Has it really been 40-some years since that giddy summer morning? Memories of that original 930 Turbo came flooding back to me recently as I climbed behind the wheel of a brand-new 911 Turbo — $167,225 worth of jet black, mechanized magnificence straight from Zuffenhausen. Yes, disco was king when I saw that first car, but the 2017 model is still instantly recognizable for what it is — right down to the iconic wing on its tail (though way stubbier now). And despite having driven countless 911s in the past three-plus decades — among them numerous Turbos — the mere sight of the car still brings out the wide-eyed 17-year-old in me.

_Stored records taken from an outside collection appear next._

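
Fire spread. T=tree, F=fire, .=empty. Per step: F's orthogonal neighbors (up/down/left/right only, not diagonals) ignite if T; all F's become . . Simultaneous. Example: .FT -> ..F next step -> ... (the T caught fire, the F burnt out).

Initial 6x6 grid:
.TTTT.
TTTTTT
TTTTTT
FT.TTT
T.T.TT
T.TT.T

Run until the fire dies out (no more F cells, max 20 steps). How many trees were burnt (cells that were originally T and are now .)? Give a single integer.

Step 1: +3 fires, +1 burnt (F count now 3)
Step 2: +3 fires, +3 burnt (F count now 3)
Step 3: +2 fires, +3 burnt (F count now 2)
Step 4: +3 fires, +2 burnt (F count now 3)
Step 5: +4 fires, +3 burnt (F count now 4)
Step 6: +4 fires, +4 burnt (F count now 4)
Step 7: +4 fires, +4 burnt (F count now 4)
Step 8: +1 fires, +4 burnt (F count now 1)
Step 9: +1 fires, +1 burnt (F count now 1)
Step 10: +0 fires, +1 burnt (F count now 0)
Fire out after step 10
Initially T: 28, now '.': 33
Total burnt (originally-T cells now '.'): 25

Answer: 25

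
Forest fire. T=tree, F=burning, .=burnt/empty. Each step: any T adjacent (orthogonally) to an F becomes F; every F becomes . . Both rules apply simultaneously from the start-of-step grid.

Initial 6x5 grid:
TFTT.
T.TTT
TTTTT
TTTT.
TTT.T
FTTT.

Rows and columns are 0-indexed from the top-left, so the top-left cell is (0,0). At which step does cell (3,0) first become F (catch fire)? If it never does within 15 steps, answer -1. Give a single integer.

Step 1: cell (3,0)='T' (+4 fires, +2 burnt)
Step 2: cell (3,0)='F' (+6 fires, +4 burnt)
  -> target ignites at step 2
Step 3: cell (3,0)='.' (+6 fires, +6 burnt)
Step 4: cell (3,0)='.' (+4 fires, +6 burnt)
Step 5: cell (3,0)='.' (+2 fires, +4 burnt)
Step 6: cell (3,0)='.' (+0 fires, +2 burnt)
  fire out at step 6

2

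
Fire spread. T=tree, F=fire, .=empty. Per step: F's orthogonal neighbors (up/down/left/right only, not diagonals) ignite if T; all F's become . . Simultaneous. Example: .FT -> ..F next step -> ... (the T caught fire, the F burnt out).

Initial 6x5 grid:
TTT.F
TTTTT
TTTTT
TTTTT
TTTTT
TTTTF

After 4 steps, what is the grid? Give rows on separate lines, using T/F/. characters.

Step 1: 3 trees catch fire, 2 burn out
  TTT..
  TTTTF
  TTTTT
  TTTTT
  TTTTF
  TTTF.
Step 2: 5 trees catch fire, 3 burn out
  TTT..
  TTTF.
  TTTTF
  TTTTF
  TTTF.
  TTF..
Step 3: 5 trees catch fire, 5 burn out
  TTT..
  TTF..
  TTTF.
  TTTF.
  TTF..
  TF...
Step 4: 6 trees catch fire, 5 burn out
  TTF..
  TF...
  TTF..
  TTF..
  TF...
  F....

TTF..
TF...
TTF..
TTF..
TF...
F....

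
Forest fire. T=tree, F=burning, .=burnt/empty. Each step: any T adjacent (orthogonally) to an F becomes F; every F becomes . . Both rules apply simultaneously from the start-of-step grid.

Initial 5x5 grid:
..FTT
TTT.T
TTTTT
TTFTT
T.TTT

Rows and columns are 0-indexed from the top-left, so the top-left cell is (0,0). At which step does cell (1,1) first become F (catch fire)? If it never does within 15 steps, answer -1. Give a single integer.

Step 1: cell (1,1)='T' (+6 fires, +2 burnt)
Step 2: cell (1,1)='F' (+7 fires, +6 burnt)
  -> target ignites at step 2
Step 3: cell (1,1)='.' (+6 fires, +7 burnt)
Step 4: cell (1,1)='.' (+0 fires, +6 burnt)
  fire out at step 4

2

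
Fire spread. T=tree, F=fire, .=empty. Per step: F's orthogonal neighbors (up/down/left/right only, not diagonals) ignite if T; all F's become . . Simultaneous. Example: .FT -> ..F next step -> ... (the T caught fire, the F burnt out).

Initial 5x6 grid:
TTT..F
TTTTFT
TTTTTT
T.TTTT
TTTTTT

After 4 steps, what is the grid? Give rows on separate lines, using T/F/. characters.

Step 1: 3 trees catch fire, 2 burn out
  TTT...
  TTTF.F
  TTTTFT
  T.TTTT
  TTTTTT
Step 2: 4 trees catch fire, 3 burn out
  TTT...
  TTF...
  TTTF.F
  T.TTFT
  TTTTTT
Step 3: 6 trees catch fire, 4 burn out
  TTF...
  TF....
  TTF...
  T.TF.F
  TTTTFT
Step 4: 6 trees catch fire, 6 burn out
  TF....
  F.....
  TF....
  T.F...
  TTTF.F

TF....
F.....
TF....
T.F...
TTTF.F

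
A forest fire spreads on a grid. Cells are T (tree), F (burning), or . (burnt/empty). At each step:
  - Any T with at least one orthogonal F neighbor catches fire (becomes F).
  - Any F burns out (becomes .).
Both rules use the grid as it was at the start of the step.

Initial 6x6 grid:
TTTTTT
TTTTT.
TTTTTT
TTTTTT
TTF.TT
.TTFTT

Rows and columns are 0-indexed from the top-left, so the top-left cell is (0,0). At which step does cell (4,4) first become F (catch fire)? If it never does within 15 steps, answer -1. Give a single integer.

Step 1: cell (4,4)='T' (+4 fires, +2 burnt)
Step 2: cell (4,4)='F' (+7 fires, +4 burnt)
  -> target ignites at step 2
Step 3: cell (4,4)='.' (+6 fires, +7 burnt)
Step 4: cell (4,4)='.' (+6 fires, +6 burnt)
Step 5: cell (4,4)='.' (+5 fires, +6 burnt)
Step 6: cell (4,4)='.' (+2 fires, +5 burnt)
Step 7: cell (4,4)='.' (+1 fires, +2 burnt)
Step 8: cell (4,4)='.' (+0 fires, +1 burnt)
  fire out at step 8

2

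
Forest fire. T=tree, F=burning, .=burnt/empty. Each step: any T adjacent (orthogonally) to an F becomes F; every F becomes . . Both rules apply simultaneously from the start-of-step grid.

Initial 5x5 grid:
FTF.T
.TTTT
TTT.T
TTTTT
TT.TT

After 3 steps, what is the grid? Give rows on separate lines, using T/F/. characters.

Step 1: 2 trees catch fire, 2 burn out
  .F..T
  .TFTT
  TTT.T
  TTTTT
  TT.TT
Step 2: 3 trees catch fire, 2 burn out
  ....T
  .F.FT
  TTF.T
  TTTTT
  TT.TT
Step 3: 3 trees catch fire, 3 burn out
  ....T
  ....F
  TF..T
  TTFTT
  TT.TT

....T
....F
TF..T
TTFTT
TT.TT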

The original 930 Turbo had a nasty reputation for light-switch turbo response — and a predilection for eating guardrails with its taillights at the slightest misuse of the throttle. Not so the current Turbo. Gawd this car is good. It’s hard to believe 540 horsepower can be so polished, so polite. The first time I crushed the right pedal on an empty country road was just silly; Porsche claims a 0-to-60-mph time of just 2.9 seconds — it’s every bit that fast. But thanks to the standard all-wheel-drive system and NASA-grade electronics, the Turbo sucked in the horizon without so much as a squiggle from the chassis. Cornering was the same: My head began to unscrew from my neck and still the chassis was digging in, asking for more, refusing to let go at either end. On my favorite mountain road, the Turbo actually made me say “uncle.”
That’s some kind of magic, Porsche. Forty-plus years after that first 911 Turbo and still I can’t breathe.